La référence répétée à la justice sociale et au développement des régions marginalisées montre également que les autorités cherchent à inscrire ce mécanisme dans une logique plus large de redistribution des richesses et de correction des déséquilibres territoriaux.

Entre attentes et interrogations

Si l’annonce présidentielle a relancé le débat autour de la réconciliation pénale, plusieurs observateurs estiment néanmoins que le principal défi réside désormais dans la capacité des institutions à mettre en œuvre ce processus de manière efficace, transparente et conforme aux garanties juridiques nécessaires.

Les modalités concrètes de conclusion des accords, les montants susceptibles d’être récupérés, ainsi que les mécanismes de contrôle de l’utilisation des fonds récupérés devraient constituer des éléments déterminants pour la crédibilité de cette démarche.

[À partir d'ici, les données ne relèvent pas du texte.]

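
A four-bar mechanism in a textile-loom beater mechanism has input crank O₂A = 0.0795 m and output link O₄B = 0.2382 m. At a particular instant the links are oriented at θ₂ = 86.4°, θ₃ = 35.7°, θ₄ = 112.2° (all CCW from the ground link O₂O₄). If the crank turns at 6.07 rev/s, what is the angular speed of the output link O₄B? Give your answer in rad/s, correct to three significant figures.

ω₂ = 38.14 rad/s (from 6.07 rev/s).
Differentiating the loop-closure r₂e^{iθ₂}+r₃e^{iθ₃}=r₁+r₄e^{iθ₄} gives r₂ω₂e^{iθ₂}+r₃ω₃e^{iθ₃}=r₄ω₄e^{iθ₄}.
Eliminating the other unknown: ω₄ = r₂ω₂ sin(θ₂−θ₃) / [r₄ sin(θ₄−θ₃)].
Numerator sine = +0.77384; denominator sine = +0.97237.
Result = 0.0795·38.14·(+0.77384) / (0.2382·(+0.97237)) = +10.13 rad/s; magnitude 10.13 rad/s.

10.1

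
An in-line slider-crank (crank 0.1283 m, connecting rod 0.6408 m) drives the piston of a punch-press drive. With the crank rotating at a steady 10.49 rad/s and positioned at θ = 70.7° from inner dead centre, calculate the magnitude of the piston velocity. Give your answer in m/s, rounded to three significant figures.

1.36

ω = 10.49 rad/s
For an in-line slider-crank, x = r cosθ + √(L² − r² sin²θ), so v = −rω sinθ·[1 + r cosθ/√(L² − r² sin²θ)].
With r = 0.1283 m, L = 0.6408 m, θ = 70.7°: √(L² − r² sin²θ) = 0.62926 m.
v = −0.1283·10.49·0.94380·[1 + 0.1283·0.33051/0.62926] = -1.3558 m/s.
|v| = 1.3558 m/s.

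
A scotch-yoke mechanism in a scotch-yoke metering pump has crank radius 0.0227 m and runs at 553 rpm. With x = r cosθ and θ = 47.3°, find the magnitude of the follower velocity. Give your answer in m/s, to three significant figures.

0.966

ω = 57.91 rad/s (from 553 rpm).
x = r cosθ ⇒ ẋ = −rω sinθ.
|v| = rω|sinθ| = 0.0227·57.91·|sin 47.3°| = 0.96609 m/s.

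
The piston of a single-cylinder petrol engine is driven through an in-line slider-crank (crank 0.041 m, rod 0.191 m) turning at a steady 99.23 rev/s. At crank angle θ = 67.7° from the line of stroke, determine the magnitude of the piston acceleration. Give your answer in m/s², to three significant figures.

3580

ω = 2π·99.2 = 623.5 rad/s
x(θ) = r cosθ + √(L² − r² sin²θ); with ω constant, a = ω²·d²x/dθ².
d²x/dθ² = −r cosθ − r²(cos2θ)/√u − r⁴ sin²2θ/(4u^{3/2}),  u = L² − r² sin²θ = 0.035042 m².
Substituting r = 0.041 m, L = 0.191 m, θ = 67.7°: d²x/dθ² = -0.0092169 m.
a = ω²·d²x/dθ² = (623.5)²·(-0.0092169) = -3582.8 m/s²;  |a| = 3582.8 m/s².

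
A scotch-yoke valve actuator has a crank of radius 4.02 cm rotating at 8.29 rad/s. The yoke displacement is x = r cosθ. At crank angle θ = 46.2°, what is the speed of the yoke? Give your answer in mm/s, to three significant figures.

241

ω = 8.29 rad/s
x = r cosθ ⇒ ẋ = −rω sinθ.
|v| = rω|sinθ| = 0.0402·8.29·|sin 46.2°| = 0.24053 m/s = 240.53 mm/s.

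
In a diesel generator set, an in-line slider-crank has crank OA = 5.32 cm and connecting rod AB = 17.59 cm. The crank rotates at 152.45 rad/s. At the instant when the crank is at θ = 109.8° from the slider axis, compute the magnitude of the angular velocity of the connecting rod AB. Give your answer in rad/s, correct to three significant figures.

ω = 152.4 rad/s
The rod makes angle φ with the slider axis where L sinφ = r sinθ; differentiating, L cosφ·φ̇ = r ω cosθ.
L cosφ = √(L² − r² sin²θ) = 0.16863 m.
|ω_rod| = r ω |cosθ| / √(L² − r² sin²θ) = 0.0532·152.4·0.33874/0.16863 = 16.292 rad/s.

16.3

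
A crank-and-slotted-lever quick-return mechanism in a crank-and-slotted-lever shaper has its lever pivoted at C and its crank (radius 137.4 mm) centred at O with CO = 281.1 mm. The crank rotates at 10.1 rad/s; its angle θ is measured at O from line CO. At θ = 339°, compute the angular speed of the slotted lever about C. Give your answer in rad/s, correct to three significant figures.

3.26

ω = 10.1 rad/s
Crank pin A relative to C: A = (d + r cosθ, r sinθ); lever angle φ = atan2(r sinθ, d + r cosθ).
Differentiating tanφ: φ̇ = rω(d cosθ + r)/(d² + r² + 2dr cosθ).
d² + r² + 2dr cosθ = |CA|² = 0.170012 m²;  d cosθ + r = +0.39983 m.
|ω_lever| = |0.1374·10.1·+0.39983| / 0.170012 = 3.2637 rad/s.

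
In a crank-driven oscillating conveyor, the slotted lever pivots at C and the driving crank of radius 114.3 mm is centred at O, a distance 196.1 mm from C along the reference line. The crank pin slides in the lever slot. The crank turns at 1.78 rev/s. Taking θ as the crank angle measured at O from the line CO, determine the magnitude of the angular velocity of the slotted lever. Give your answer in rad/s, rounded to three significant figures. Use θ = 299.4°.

ω = 11.18 rad/s (from 1.78 rev/s).
Crank pin A relative to C: A = (d + r cosθ, r sinθ); lever angle φ = atan2(r sinθ, d + r cosθ).
Differentiating tanφ: φ̇ = rω(d cosθ + r)/(d² + r² + 2dr cosθ).
d² + r² + 2dr cosθ = |CA|² = 0.0735262 m²;  d cosθ + r = +0.21057 m.
|ω_lever| = |0.1143·11.18·+0.21057| / 0.0735262 = 3.6609 rad/s.

3.66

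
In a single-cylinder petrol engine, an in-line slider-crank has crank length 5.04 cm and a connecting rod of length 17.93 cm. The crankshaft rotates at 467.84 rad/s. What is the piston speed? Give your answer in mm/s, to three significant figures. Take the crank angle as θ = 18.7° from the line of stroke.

9580

ω = 467.8 rad/s
For an in-line slider-crank, x = r cosθ + √(L² − r² sin²θ), so v = −rω sinθ·[1 + r cosθ/√(L² − r² sin²θ)].
With r = 0.0504 m, L = 0.1793 m, θ = 18.7°: √(L² − r² sin²θ) = 0.17857 m.
v = −0.0504·467.8·0.32061·[1 + 0.0504·0.94721/0.17857] = -9.5808 m/s.
|v| = 9.5808 m/s = 9580.8 mm/s.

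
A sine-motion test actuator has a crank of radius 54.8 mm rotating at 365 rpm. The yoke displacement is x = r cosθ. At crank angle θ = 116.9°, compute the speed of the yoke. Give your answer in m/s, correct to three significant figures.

1.87

ω = 38.22 rad/s (from 365 rpm).
x = r cosθ ⇒ ẋ = −rω sinθ.
|v| = rω|sinθ| = 0.0548·38.22·|sin 116.9°| = 1.868 m/s.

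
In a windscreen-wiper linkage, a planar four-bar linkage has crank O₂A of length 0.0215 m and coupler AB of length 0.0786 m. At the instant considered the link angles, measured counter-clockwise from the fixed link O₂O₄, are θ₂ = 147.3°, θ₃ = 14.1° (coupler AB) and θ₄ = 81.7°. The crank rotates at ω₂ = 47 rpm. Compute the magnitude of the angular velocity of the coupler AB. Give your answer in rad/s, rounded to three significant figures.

ω₂ = 4.922 rad/s (from 47 rpm).
Differentiating the loop-closure r₂e^{iθ₂}+r₃e^{iθ₃}=r₁+r₄e^{iθ₄} gives r₂ω₂e^{iθ₂}+r₃ω₃e^{iθ₃}=r₄ω₄e^{iθ₄}.
Eliminating the other unknown: ω₃ = r₂ω₂ sin(θ₄−θ₂) / [r₃ sin(θ₃−θ₄)].
Numerator sine = -0.91068; denominator sine = -0.92455.
Result = 0.0215·4.922·(-0.91068) / (0.0786·(-0.92455)) = +1.3261 rad/s; magnitude 1.3261 rad/s.

1.33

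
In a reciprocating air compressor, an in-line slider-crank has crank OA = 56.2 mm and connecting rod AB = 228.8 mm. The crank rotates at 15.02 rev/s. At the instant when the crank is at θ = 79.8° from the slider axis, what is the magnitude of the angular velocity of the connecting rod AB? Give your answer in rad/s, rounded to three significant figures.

ω = 94.37 rad/s (converted from 15.02 rev/s).
The rod makes angle φ with the slider axis where L sinφ = r sinθ; differentiating, L cosφ·φ̇ = r ω cosθ.
L cosφ = √(L² − r² sin²θ) = 0.22201 m.
|ω_rod| = r ω |cosθ| / √(L² − r² sin²θ) = 0.0562·94.37·0.17708/0.22201 = 4.2305 rad/s.

4.23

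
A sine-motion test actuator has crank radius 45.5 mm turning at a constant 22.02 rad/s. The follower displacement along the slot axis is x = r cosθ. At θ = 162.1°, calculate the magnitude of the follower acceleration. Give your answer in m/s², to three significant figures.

ω = 22.02 rad/s
x = r cosθ ⇒ ẍ = −rω² cosθ (ω constant).
|a| = rω²|cosθ| = 0.0455·(22.02)²·|cos 162.1°| = 20.994 m/s².

21.0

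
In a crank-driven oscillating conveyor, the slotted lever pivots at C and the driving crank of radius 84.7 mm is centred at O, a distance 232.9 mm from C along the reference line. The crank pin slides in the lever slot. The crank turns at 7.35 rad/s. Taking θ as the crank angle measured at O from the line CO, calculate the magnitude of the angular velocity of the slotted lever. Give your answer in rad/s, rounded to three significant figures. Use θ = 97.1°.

ω = 7.35 rad/s
Crank pin A relative to C: A = (d + r cosθ, r sinθ); lever angle φ = atan2(r sinθ, d + r cosθ).
Differentiating tanφ: φ̇ = rω(d cosθ + r)/(d² + r² + 2dr cosθ).
d² + r² + 2dr cosθ = |CA|² = 0.05654 m²;  d cosθ + r = +0.055913 m.
|ω_lever| = |0.0847·7.35·+0.055913| / 0.05654 = 0.61564 rad/s.

0.616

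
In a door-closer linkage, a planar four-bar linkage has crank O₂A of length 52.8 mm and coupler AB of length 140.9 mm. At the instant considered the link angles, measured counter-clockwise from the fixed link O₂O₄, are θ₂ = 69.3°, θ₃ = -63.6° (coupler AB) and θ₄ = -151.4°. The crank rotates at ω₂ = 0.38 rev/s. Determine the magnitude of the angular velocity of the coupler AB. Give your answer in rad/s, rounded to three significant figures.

ω₂ = 2.388 rad/s (from 0.38 rev/s).
Differentiating the loop-closure r₂e^{iθ₂}+r₃e^{iθ₃}=r₁+r₄e^{iθ₄} gives r₂ω₂e^{iθ₂}+r₃ω₃e^{iθ₃}=r₄ω₄e^{iθ₄}.
Eliminating the other unknown: ω₃ = r₂ω₂ sin(θ₄−θ₂) / [r₃ sin(θ₃−θ₄)].
Numerator sine = +0.65210; denominator sine = +0.99926.
Result = 0.0528·2.388·(+0.65210) / (0.1409·(+0.99926)) = +0.58387 rad/s; magnitude 0.58387 rad/s.

0.584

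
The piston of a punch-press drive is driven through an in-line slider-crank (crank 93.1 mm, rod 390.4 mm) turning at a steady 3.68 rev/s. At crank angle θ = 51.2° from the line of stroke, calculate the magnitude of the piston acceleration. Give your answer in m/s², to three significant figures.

28.8

ω = 2π·3.68 = 23.12 rad/s
x(θ) = r cosθ + √(L² − r² sin²θ); with ω constant, a = ω²·d²x/dθ².
d²x/dθ² = −r cosθ − r²(cos2θ)/√u − r⁴ sin²2θ/(4u^{3/2}),  u = L² − r² sin²θ = 0.147148 m².
Substituting r = 0.0931 m, L = 0.3904 m, θ = 51.2°: d²x/dθ² = -0.053802 m.
a = ω²·d²x/dθ² = (23.12)²·(-0.053802) = -28.764 m/s²;  |a| = 28.764 m/s².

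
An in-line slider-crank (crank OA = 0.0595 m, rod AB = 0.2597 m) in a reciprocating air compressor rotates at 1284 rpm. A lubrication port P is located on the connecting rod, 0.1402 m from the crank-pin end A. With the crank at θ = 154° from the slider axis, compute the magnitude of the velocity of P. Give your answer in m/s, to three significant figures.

4.54

ω = 134.5 rad/s.  Crank-pin speed |V_A| = rω = 8.0004 m/s, perpendicular to OA.
Rod angle: sinφ = −(r/L) sinθ ⇒ φ = -5.764°; ω_rod = −rω cosθ/√(L²−r²sin²θ) = +27.829 rad/s.
V_P = V_A + ω_rod × AP, with AP = 0.1402 m along the rod.
Components: V_Px = −rω sinθ − a·ω_rod·sinφ = -3.1153 m/s;  V_Py = rω cosθ + a·ω_rod·cosφ = -3.3088 m/s.
|V_P| = √(V_Px² + V_Py²) = 4.5445 m/s.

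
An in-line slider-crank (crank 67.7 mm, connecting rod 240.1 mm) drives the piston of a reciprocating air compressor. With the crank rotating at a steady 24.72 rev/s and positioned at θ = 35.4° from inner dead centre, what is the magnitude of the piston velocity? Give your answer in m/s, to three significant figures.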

D’autres s’interrogent également sur la capacité réelle de la nouvelle commission à accélérer le traitement des dossiers après plusieurs années de retards et de blocages administratifs.

Une ferme volonté d’accélération

En annonçant une nouvelle relance du processus de réconciliation pénale, Kaïs Saïed cherche manifestement à envoyer un signal politique fort : un État décidé à récupérer les ressources détournées et à les réorienter vers le développement national.

Cette démarche s’inscrit dans une vision plus large fondée sur la justice sociale, la lutte contre l’impunité et la restauration du rôle de l’État dans la protection des intérêts collectifs.

Car au-delà des procédures judiciaires et des accords financiers, l’enjeu véritable demeure celui de la capacité de l’État tunisien à transformer les ressources récupérées en projets concrets capables de répondre aux attentes des citoyens et de réduire les fractures économiques et sociales qui continuent de fragiliser le pays.